Building awareness is key to becoming ready for attacks
Awareness building has become a primary focus for Sri Lanka CERT|CC in recent years and largely stems from the change the team has imposed on the ‘R’ in CERT.
“We now call ourselves the Computer Emergency Readiness Team as opposed to a Computer Emergency Response Team. We’d prefer to be ready for emergency situations rather than responding to them,” says Lal.
“Every time someone comes to us with an incident we say ‘ok, we will fix the problem and here’s the information you need to make sure it won’t happen again’.”
Sri Lanka CERT|CC also run several national awareness programs including an annual Cyber Security Week, which was started in 2008.
“We are continually running workshops, hackathons, and challenges for schools and the corporate sector. Educating young people has become more important with the rise of social media; we run a call centre that answers 50-100 calls per day and the majority of the complaints are about social media issues,” Lal says.
“We also work very closely with law enforcement and the judicial system. ICTA has a Director/Legal Advisor who serves on our Board of Directors and he regularly runs workshops with judges and we are helping the police force establish a computer crimes unit in every police station across the country.
“Most CERTs in the world don’t offer this range of services but we’ve gone beyond the traditional concept of a CERT to become a truly national Centre for Cybersecurity.”

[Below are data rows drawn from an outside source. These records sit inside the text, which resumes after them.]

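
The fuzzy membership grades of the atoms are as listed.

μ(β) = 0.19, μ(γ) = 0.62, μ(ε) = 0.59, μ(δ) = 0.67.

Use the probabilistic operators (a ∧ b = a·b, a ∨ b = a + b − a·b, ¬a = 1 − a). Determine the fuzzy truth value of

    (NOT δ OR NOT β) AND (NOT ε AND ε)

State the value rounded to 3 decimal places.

NOT δ = 1 − 0.6700 = 0.3300
NOT β = 1 − 0.1900 = 0.8100
NOT δ OR NOT β = a + b − a·b on (0.3300, 0.8100) = 0.8727
NOT ε = 1 − 0.5900 = 0.4100
NOT ε AND ε = a·b on (0.4100, 0.5900) = 0.2419
(NOT δ OR NOT β) AND (NOT ε AND ε) = a·b on (0.8727, 0.2419) = 0.2111

0.211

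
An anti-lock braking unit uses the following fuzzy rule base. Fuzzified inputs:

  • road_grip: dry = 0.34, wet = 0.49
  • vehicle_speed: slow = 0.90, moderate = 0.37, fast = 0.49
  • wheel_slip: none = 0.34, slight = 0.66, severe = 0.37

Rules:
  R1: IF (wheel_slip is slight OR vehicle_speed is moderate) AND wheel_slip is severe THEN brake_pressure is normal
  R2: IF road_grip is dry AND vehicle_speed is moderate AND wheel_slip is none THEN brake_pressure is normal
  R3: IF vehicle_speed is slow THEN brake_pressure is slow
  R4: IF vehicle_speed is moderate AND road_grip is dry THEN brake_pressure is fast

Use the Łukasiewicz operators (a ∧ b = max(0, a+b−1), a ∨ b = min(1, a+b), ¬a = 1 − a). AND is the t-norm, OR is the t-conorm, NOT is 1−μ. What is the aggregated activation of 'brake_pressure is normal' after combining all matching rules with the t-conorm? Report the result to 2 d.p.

0.37

R1: (slight=0.66 OR moderate=0.37) = 1.00; AND[max(0, a+b−1)] with severe=0.37 → w = 0.37
R2: dry=0.34, moderate=0.37, none=0.34; AND[max(0, a+b−1)] → w = 0.00
R3: slow=0.90 → w = 0.90
R4: moderate=0.37, dry=0.34; AND[max(0, a+b−1)] → w = 0.00
Rules with consequent 'normal': {R1, R2} → strengths 0.37, 0.00
Aggregate via t-conorm [min(1, a+b)]: 0.37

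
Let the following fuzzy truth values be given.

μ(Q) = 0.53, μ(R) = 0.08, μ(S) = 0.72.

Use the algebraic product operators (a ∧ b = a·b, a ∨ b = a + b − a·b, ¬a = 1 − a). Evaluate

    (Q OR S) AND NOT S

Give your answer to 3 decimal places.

Q OR S = a + b − a·b on (0.5300, 0.7200) = 0.8684
NOT S = 1 − 0.7200 = 0.2800
(Q OR S) AND NOT S = a·b on (0.8684, 0.2800) = 0.2432

0.243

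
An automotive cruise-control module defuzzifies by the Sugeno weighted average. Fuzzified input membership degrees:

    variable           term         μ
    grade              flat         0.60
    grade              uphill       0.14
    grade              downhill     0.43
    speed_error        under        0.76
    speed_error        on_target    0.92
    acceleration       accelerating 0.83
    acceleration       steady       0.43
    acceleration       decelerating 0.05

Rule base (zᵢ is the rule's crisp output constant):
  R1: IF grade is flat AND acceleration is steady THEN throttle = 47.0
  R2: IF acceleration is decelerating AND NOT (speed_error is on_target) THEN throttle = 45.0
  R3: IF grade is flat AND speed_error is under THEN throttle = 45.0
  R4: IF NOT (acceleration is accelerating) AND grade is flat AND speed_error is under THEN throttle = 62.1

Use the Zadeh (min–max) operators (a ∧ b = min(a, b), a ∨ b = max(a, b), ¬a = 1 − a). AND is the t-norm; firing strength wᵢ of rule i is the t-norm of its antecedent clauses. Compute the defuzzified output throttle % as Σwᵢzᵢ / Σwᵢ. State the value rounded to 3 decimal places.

48.014

R1 (z=47.0): flat=0.60, steady=0.43; AND[min(a, b)] → w = 0.43
R2 (z=45.0): decelerating=0.05, ¬on_target=1−0.92=0.08; AND[min(a, b)] → w = 0.05
R3 (z=45.0): flat=0.60, under=0.76; AND[min(a, b)] → w = 0.60
R4 (z=62.1): ¬accelerating=1−0.83=0.17, flat=0.60, under=0.76; AND[min(a, b)] → w = 0.17
Weighted average = (0.43·47.0 + 0.05·45.0 + 0.60·45.0 + 0.17·62.1) / (0.43 + 0.05 + 0.60 + 0.17)
  = 60.0170 / 1.2500 = 48.014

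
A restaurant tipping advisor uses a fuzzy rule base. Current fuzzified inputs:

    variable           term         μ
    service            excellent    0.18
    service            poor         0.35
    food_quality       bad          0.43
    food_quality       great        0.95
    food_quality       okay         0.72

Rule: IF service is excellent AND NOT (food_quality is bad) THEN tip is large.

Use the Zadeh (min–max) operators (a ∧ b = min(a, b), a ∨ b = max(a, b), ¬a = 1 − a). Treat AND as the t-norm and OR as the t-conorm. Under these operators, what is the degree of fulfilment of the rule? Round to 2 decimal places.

0.18

firing strength: excellent=0.18, ¬bad=1−0.43=0.57; AND[min(a, b)] → w = 0.18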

Not resting on their laurels, Lal says Sri Lanka CERT|CC are continuing to look at ways to increase their impact. They recently became signatories of the Budapest Convention on Cybercrime (the first country in the South Asia region to do so) and are working closely with ICTA to establish a National Security Operations Centre (N-SOC) in the next 12 months.
They are also sharing their lessons with other developing economies in the region, including Tonga CERT, which credits Sri Lanka CERT|CC for helping them become the first Pacific economy to launch a national CERT.
“Ultimately cybercrime is borderless, and unless we all play our part and help each other out by sharing our experience and tech intelligence, we’ll forever be playing catch-up.”